In piena crisi climatica e con la siccità che quest’anno morde più di altre estati, la nascita di un consorzio unico per la gestione dell’acqua è senz’altro una buona notizia. L’Autorità d’ambito (ATO) che sovrintende alla gestione dei servizi idrici territoriali ha finalmente dato l’imprimatur al procedimento amministrativo che, entro il 2023, darà alla luce il nuovo soggetto giuridico.
In questo modo, con il conseguente affidamento “in house” del servizio, i territori di Biella, Valsesia, Vercelli, Casale e Valenza, oltre a mantenere in mano pubblica la gestione della preziosa risorsa liquida, potranno puntare al raggiungimento di importanti economie di scala, che avranno come ricaduta, altrettanto fondamentale, una serie di investimenti sulla rete idrica per ridurne gli sprechi, in termini di dispersione d’acqua (circa il 12% di quella immessa nella rete).
La cattiva notizia è che per arrivare a questo punto ci sono voluti quattro lunghi anni. In poche parole, si poteva fare tutto molto prima. Al di là delle tempistiche, e volendo vedere il bicchiere mezzo pieno, per una volta va riconosciuta una buona parte di merito allo Stato. Lo ha sottolineato, nel corso della conferenza stampa che si è tenuta ieri mattina a Vercelli, il docente universitario Luca Geninatti Satè. Il cattedratico vercellese sta seguendo sul versate giuridico la “gestazione” del nuovo ente e, contemporaneamente, sta mettendo mano al piano industriale che dovrà diventare la stella polare del nuovo consorzio.
«La materia è regolata con molta precisione dalla legge – ha puntualizzato Geninatti Satè -, che prescrive tempi e modi per arrivare all’affidamento del servizio ad un gestore unico. Il compito di individuare questo gestore spetta all’ATO, l’Autorità d’ambito territoriale, in pratica ai Comuni interessati».
Nel Biellese il tasso di dispersione è ancora molto alto (anche se decisamente meno drammatico che in altre zone della Penisola), nonostante le tre dighe presenti sul territorio, che sono utilizzate in prevalenza per sopperire alla richiesta di acqua potabile, dal momento che spesso le falde acquifere sono inquinate, quindi inservibili.
Ogni anno, sul nostro territorio, si sprecano 15 milioni di metri cubi d’acqua a fronte dei 45 milioni totali distribuiti. In questo senso, la nascita del gestore unico diventa dirimente, scongiurando anche lo spauracchio rappresentato dai privati, portatori evidentemente di interessi confliggenti con quelli che afferiscono ad una risorsa vitale per la collettività.

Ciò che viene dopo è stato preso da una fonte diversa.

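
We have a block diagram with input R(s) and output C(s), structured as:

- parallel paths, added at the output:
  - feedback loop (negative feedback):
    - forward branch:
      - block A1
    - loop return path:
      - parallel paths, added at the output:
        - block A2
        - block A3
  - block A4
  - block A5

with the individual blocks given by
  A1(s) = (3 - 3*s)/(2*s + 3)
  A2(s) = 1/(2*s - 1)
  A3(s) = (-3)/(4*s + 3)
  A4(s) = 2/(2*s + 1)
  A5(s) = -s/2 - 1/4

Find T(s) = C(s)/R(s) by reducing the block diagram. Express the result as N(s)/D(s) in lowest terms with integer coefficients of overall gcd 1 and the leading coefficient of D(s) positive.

Step 1 - sum the parallel branches A2, A3: (6 - 2*s)/(8*s^2 + 2*s - 3)
Step 2 - apply the feedback formula to A1, (A2+A3): (-24*s^3 + 18*s^2 + 15*s - 9)/(16*s^3 + 34*s^2 - 24*s + 9)
Step 3 - sum the parallel branches [A1/(1+A1*(A2+A3))], A4, A5, giving the overall T(s)

Therefore the answer is (-64*s^5 - 392*s^4 + 120*s^3 + 490*s^2 - 216*s + 27)/(128*s^4 + 336*s^3 - 56*s^2 - 24*s + 36).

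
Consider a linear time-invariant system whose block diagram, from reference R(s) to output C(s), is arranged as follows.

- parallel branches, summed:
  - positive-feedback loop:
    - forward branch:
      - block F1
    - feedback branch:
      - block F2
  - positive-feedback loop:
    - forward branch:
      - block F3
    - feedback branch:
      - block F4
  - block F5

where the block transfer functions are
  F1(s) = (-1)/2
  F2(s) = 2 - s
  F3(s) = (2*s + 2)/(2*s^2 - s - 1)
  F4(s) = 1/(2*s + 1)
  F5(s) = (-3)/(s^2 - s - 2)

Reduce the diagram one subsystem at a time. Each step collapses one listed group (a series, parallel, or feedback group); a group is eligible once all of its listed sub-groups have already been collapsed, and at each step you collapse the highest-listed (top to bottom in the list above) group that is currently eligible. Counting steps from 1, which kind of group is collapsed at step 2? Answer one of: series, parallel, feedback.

(1) collapse the loop (F1 forward, F2 return)
(2) close the feedback loop around F3, F4
(3) combine [F1/(1-F1*F2)], [F3/(1-F3*F4)], F5 in parallel
At step 2 the group reduced is feedback.

Answer: feedback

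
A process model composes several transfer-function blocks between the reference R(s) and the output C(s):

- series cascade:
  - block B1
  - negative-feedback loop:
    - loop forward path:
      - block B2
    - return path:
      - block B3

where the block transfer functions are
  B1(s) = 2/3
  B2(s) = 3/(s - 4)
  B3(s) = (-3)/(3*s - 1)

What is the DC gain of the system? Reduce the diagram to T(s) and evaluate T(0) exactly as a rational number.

Step 1. close the feedback loop around B2, B3 = (9*s - 3)/(3*s^2 - 13*s - 5)
Step 2. reduce the series chain B1, [B2/(1+B2*B3)] = (6*s - 2)/(3*s^2 - 13*s - 5)
That last expression is T(s); at s = 0 only the constant terms survive, so T(0) = -2/(-5) = 2/5.

Hence the answer: 2/5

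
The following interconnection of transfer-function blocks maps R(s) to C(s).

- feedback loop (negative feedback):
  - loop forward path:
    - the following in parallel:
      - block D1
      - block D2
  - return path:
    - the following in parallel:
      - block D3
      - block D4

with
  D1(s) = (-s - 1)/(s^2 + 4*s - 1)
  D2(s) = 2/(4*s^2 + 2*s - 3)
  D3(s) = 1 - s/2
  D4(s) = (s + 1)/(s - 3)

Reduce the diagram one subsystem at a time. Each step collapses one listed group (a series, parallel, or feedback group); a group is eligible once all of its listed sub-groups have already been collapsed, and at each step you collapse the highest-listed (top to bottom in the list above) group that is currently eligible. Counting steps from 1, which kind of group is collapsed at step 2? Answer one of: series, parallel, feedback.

[1] add D1, D2 (parallel)
[2] parallel reduction of D3, D4
[3] feedback reduction of (D1+D2), (D3+D4)
The group at step 2 is a parallel group.

Hence the answer: parallel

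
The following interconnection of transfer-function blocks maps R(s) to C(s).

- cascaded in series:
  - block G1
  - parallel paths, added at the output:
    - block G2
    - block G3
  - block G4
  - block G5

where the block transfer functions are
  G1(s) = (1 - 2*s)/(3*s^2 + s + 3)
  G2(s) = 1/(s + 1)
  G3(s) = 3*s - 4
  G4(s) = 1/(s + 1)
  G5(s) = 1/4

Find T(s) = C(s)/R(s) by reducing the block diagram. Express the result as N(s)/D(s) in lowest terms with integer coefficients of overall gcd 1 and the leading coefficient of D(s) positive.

Step 1. sum the parallel branches G2, G3; result (3*s^2 - s - 3)/(s + 1)
Step 2. series reduction of G1, (G2+G3), G4, G5: this yields T(s), and no further normalization is needed

Therefore the answer is (-6*s^3 + 5*s^2 + 5*s - 3)/(12*s^4 + 28*s^3 + 32*s^2 + 28*s + 12).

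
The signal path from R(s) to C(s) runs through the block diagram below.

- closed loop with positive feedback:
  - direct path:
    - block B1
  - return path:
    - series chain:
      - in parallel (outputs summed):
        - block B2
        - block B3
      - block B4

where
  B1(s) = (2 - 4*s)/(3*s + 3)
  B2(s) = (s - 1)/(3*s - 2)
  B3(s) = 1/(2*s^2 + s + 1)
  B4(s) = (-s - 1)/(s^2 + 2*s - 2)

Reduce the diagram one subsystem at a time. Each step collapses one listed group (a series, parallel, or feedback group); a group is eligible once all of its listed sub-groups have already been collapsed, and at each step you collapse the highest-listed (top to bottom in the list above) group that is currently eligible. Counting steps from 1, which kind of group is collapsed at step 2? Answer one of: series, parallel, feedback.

[1] parallel reduction of B2, B3
[2] multiply (B2+B3), B4 (series)
[3] close the feedback loop around B1, ((B2+B3)*B4)
The group at step 2 is a series group.

Hence the answer: series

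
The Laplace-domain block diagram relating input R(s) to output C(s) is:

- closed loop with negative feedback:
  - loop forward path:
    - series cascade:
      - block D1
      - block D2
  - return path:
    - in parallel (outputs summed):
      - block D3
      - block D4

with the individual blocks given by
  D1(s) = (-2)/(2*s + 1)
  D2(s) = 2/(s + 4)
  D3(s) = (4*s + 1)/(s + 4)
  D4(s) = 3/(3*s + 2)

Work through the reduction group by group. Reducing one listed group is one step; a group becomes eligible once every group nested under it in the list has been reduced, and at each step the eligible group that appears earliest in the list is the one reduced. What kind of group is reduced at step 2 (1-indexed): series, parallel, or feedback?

Step 1 - cascade D1, D2
Step 2 - combine D3, D4 in parallel
Step 3 - reduce the feedback loop with forward (D1*D2) and return (D3+D4)
Step 2: parallel.

Therefore the answer is parallel.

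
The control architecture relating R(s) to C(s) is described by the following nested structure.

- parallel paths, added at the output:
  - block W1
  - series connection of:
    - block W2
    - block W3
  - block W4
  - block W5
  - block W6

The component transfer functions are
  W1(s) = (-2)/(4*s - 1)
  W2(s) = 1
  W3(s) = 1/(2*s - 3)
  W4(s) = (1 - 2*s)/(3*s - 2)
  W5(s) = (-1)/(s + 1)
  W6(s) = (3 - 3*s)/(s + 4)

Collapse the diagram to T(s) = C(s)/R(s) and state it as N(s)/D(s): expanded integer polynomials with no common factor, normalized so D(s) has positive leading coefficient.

[1] combine W2, W3 in series -> 1/(2*s - 3)
[2] add W1, (W2*W3), W4, W5, W6 (parallel) - this is the overall T(s), already in the required normalized form

Hence the answer: (-88*s^5 + 106*s^4 + 34*s^3 + 151*s^2 - 86*s - 22)/(24*s^5 + 62*s^4 - 157*s^3 - 53*s^2 + 118*s - 24)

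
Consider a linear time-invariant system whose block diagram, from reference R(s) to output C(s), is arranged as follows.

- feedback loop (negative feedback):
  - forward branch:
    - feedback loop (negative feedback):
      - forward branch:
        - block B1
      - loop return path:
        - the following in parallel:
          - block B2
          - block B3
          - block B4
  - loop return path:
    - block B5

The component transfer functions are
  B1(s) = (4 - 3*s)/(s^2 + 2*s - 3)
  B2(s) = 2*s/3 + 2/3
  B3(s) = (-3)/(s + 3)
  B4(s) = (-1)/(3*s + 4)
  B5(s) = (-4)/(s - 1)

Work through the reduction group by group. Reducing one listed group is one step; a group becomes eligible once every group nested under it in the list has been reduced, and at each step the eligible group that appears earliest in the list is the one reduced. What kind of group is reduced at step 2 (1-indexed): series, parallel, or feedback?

Step 1. reduce the parallel group B2, B3, B4
Step 2. close the feedback loop around B1, (B2+B3+B4)
Step 3. reduce the feedback loop with forward [B1/(1+B1*(B2+B3+B4))] and return B5
So the answer for step 2 is feedback.

Final answer: feedback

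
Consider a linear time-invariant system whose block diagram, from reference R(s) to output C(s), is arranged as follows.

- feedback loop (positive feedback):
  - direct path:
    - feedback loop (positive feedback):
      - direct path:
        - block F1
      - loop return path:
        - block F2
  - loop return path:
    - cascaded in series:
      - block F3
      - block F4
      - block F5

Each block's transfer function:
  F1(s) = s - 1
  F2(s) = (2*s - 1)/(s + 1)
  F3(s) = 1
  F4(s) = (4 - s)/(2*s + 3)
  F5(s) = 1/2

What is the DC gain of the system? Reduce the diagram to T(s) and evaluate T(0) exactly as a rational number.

Step 1: close the feedback loop around F1, F2 = (1 - s^2)/(2*s^2 - 4*s)
Step 2: combine F3, F4, F5 in series = (4 - s)/(4*s + 6)
Step 3: feedback reduction of [F1/(1-F1*F2)], (F3*F4*F5) = (-4*s^3 - 6*s^2 + 4*s + 6)/(7*s^3 - 23*s - 4)
Evaluating the step-3 result (the overall T(s)) at s = 0 gives T(0) = 6/(-4) = -3/2.

Final answer: -3/2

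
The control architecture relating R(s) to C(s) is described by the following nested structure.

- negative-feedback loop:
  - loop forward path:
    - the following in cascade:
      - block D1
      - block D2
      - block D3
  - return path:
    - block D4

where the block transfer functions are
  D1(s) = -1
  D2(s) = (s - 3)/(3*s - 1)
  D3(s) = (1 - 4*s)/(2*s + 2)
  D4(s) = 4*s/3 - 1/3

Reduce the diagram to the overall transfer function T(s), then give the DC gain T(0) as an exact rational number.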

Mantenere invece il futuro gestore in mano pubblica attraverso l’affidamento in house permette, oltre all’ottimizzazione di servizi e risorse, di preservare gli attuali livelli occupazionali e di contenere gli aumenti tariffari in bolletta.
Alla conferenza stampa di ieri era presente anche Gabriele Martinazzo, presidente di Cordar Biella, che così ha commentato l’operazione che porterà al gestore unico: «Ritengo che l’Autorità d’ambito debba assumersi la responsabilità di dare attuazione all’indicazione chiara pervenuta dagli oltre 170 Comuni del territorio, che hanno espresso in modo inequivocabile la volontà di mantenere la gestione del servizio idrico in house, e pertanto in mano interamente pubblica».